Roy Cooper

Gov. Roy Cooper speaks during a briefing on North Carolina’s coronavirus pandemic response at the NC Emergency Operations Center, Wednesday, April 15, in Raleigh.

RALEIGH — North Carolina will need more widespread COVID-19 testing, extensive efforts to track down people in contact with the sick and slowed case and hospital rates before movement and commerce restrictions can ease, Gov. Roy Cooper said on Wednesday.

Cooper, who must decide soon what to do with a stay-at-home order that expires April 29, also warned that any improvements for businesses and the public will be incremental, and could be turned on and off like a dimmer switch, depending on the data.

“I know the changes that we’ve all made in our lives seem to have happened very quickly,” Cooper said at a media briefing, but “undoing those changes won’t happen as fast. To protect our health and long-term economic prosperity, we have to act with care, rather than haste.”

The governor said any “new normal” could include partially-full restaurants and concerts and sporting events without audiences in the name of social distancing and safety. And residents most vulnerable to the new coronavirus still must be protected until a vaccine or effective treatment is available.

Cooper and Department of Health and Human Services Secretary Mandy Cohen didn’t give many specifics on what would equate to meeting testing, tracing and statistical goals. But Cohen said there were good developments on testing access, and the case count shows the stay-at-home order is working.
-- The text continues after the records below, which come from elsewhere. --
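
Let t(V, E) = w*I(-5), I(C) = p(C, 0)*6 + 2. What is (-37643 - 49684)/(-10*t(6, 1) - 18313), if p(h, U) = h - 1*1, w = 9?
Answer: 87327/15253 ≈ 5.7252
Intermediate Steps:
p(h, U) = -1 + h (p(h, U) = h - 1 = -1 + h)
I(C) = -4 + 6*C (I(C) = (-1 + C)*6 + 2 = (-6 + 6*C) + 2 = -4 + 6*C)
t(V, E) = -306 (t(V, E) = 9*(-4 + 6*(-5)) = 9*(-4 - 30) = 9*(-34) = -306)
(-37643 - 49684)/(-10*t(6, 1) - 18313) = (-37643 - 49684)/(-10*(-306) - 18313) = -87327/(3060 - 18313) = -87327/(-15253) = -87327*(-1/15253) = 87327/15253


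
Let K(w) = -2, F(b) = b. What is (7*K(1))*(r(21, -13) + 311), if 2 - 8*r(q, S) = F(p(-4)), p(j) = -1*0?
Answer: -8715/2 ≈ -4357.5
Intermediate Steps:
p(j) = 0
r(q, S) = ¼ (r(q, S) = ¼ - ⅛*0 = ¼ + 0 = ¼)
(7*K(1))*(r(21, -13) + 311) = (7*(-2))*(¼ + 311) = -14*1245/4 = -8715/2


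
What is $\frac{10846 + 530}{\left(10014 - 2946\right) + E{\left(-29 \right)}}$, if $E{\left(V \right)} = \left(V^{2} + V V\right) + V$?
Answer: $\frac{1264}{969} \approx 1.3044$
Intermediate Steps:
$E{\left(V \right)} = V + 2 V^{2}$ ($E{\left(V \right)} = \left(V^{2} + V^{2}\right) + V = 2 V^{2} + V = V + 2 V^{2}$)
$\frac{10846 + 530}{\left(10014 - 2946\right) + E{\left(-29 \right)}} = \frac{10846 + 530}{\left(10014 - 2946\right) - 29 \left(1 + 2 \left(-29\right)\right)} = \frac{11376}{\left(10014 - 2946\right) - 29 \left(1 - 58\right)} = \frac{11376}{7068 - -1653} = \frac{11376}{7068 + 1653} = \frac{11376}{8721} = 11376 \cdot \frac{1}{8721} = \frac{1264}{969}$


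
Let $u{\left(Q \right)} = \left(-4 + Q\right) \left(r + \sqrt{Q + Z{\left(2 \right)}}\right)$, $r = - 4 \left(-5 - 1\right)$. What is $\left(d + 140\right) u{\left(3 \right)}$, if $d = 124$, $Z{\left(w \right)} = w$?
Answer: $-6336 - 264 \sqrt{5} \approx -6926.3$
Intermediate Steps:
$r = 24$ ($r = \left(-4\right) \left(-6\right) = 24$)
$u{\left(Q \right)} = \left(-4 + Q\right) \left(24 + \sqrt{2 + Q}\right)$ ($u{\left(Q \right)} = \left(-4 + Q\right) \left(24 + \sqrt{Q + 2}\right) = \left(-4 + Q\right) \left(24 + \sqrt{2 + Q}\right)$)
$\left(d + 140\right) u{\left(3 \right)} = \left(124 + 140\right) \left(-96 - 4 \sqrt{2 + 3} + 24 \cdot 3 + 3 \sqrt{2 + 3}\right) = 264 \left(-96 - 4 \sqrt{5} + 72 + 3 \sqrt{5}\right) = 264 \left(-24 - \sqrt{5}\right) = -6336 - 264 \sqrt{5}$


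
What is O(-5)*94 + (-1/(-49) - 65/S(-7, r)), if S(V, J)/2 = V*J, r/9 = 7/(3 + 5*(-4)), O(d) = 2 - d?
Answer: 579269/882 ≈ 656.77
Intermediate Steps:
r = -63/17 (r = 9*(7/(3 + 5*(-4))) = 9*(7/(3 - 20)) = 9*(7/(-17)) = 9*(7*(-1/17)) = 9*(-7/17) = -63/17 ≈ -3.7059)
S(V, J) = 2*J*V (S(V, J) = 2*(V*J) = 2*(J*V) = 2*J*V)
O(-5)*94 + (-1/(-49) - 65/S(-7, r)) = (2 - 1*(-5))*94 + (-1/(-49) - 65/(2*(-63/17)*(-7))) = (2 + 5)*94 + (-1*(-1/49) - 65/882/17) = 7*94 + (1/49 - 65*17/882) = 658 + (1/49 - 1105/882) = 658 - 1087/882 = 579269/882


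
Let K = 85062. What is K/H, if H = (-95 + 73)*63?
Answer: -14177/231 ≈ -61.372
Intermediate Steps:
H = -1386 (H = -22*63 = -1386)
K/H = 85062/(-1386) = 85062*(-1/1386) = -14177/231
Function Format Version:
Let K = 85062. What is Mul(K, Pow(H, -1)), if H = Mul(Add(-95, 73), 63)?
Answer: Rational(-14177, 231) ≈ -61.372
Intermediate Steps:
H = -1386 (H = Mul(-22, 63) = -1386)
Mul(K, Pow(H, -1)) = Mul(85062, Pow(-1386, -1)) = Mul(85062, Rational(-1, 1386)) = Rational(-14177, 231)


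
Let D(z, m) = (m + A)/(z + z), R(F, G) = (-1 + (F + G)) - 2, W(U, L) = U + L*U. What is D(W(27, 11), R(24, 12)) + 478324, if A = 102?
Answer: 11479781/24 ≈ 4.7832e+5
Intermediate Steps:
R(F, G) = -3 + F + G (R(F, G) = (-1 + F + G) - 2 = -3 + F + G)
D(z, m) = (102 + m)/(2*z) (D(z, m) = (m + 102)/(z + z) = (102 + m)/((2*z)) = (102 + m)*(1/(2*z)) = (102 + m)/(2*z))
D(W(27, 11), R(24, 12)) + 478324 = (102 + (-3 + 24 + 12))/(2*((27*(1 + 11)))) + 478324 = (102 + 33)/(2*((27*12))) + 478324 = (½)*135/324 + 478324 = (½)*(1/324)*135 + 478324 = 5/24 + 478324 = 11479781/24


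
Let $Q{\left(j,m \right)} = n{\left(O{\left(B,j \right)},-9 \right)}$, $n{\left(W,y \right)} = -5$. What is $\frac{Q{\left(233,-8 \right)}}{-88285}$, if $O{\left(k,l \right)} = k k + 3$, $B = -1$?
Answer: $\frac{1}{17657} \approx 5.6635 \cdot 10^{-5}$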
State DHHS data shows there were over 5,100 positive COVID-19 cases as of Wednesday morning, which was only a 1 percent increase compared to Tuesday. The number of COVID-19-related deaths grew by nine to 117, while current hospitalizations increased slightly to about 430.

Cohen said efforts were underway to expand the workforce to join local health workers who already track down people in contact with those testing positive in order to control the virus’ spread. For most people, the coronavirus causes mild or moderate symptoms, and the vast majority survive. But for others, especially older adults and people with existing health problems, it can cause pneumonia or death.

Cooper released his parameters on reopening the day after dozens of protesters unhappy with the stay-at-home order stood together near their cars in a parking lot within sight of the Executive Mansion. One person was arrested who refused to leave after Raleigh police told the crowd repeatedly that they were violating Cooper’s executive order requiring social distancing.

The order and an earlier ban on dine-in service at restaurants and bars, like those in other states, have contributed to a massive economic setback. Nearly 600,000 initial unemployment benefit claims have been filed with the state in the last four weeks.

Several Republican lawmakers, in particular Senate Leader Phil Berger, have urged more widespread testing to better determine the extent of the virus within the population.

The General Assembly’s decision to spend $100,000 to help jump-start an effort by Wake Forest University to collect data on people who have developed immunity to the virus is part of that effort. The money will be used to purchase and send 1,000 at-home antibody kits to a sample of state residents.

“Without hard data to back up the opinions that are being expressed, people are increasingly going to be reluctant to comply with government-mandated shutdowns,” Berger told reporters on Wednesday. The data also may show that the spread of COVID-19 is not as great as leaders have feared, he said.

Cohen said she wasn’t aware of the Wake Forest activity until it was announced earlier this week. She emphasized collaboration with the state and researchers to share data on various components of the virus for maximum benefit to the public.

Deaths continue to accumulate in North Carolina nursing homes. Franklin County health officials said Wednesday that three more residents at the Louisburg Nursing Center have died, bringing the total of resident deaths to five. Six residents at the Springbrook Rehabilitation & Nursing Center in Johnston County have also died, officials said.

Four prisoners who tested positive for COVID-19 at the medium-security federal correctional institution in Butner have died, the U.S. Bureau of Prisons said. Forty-six inmates and 27 staff members there have tested positive there so far.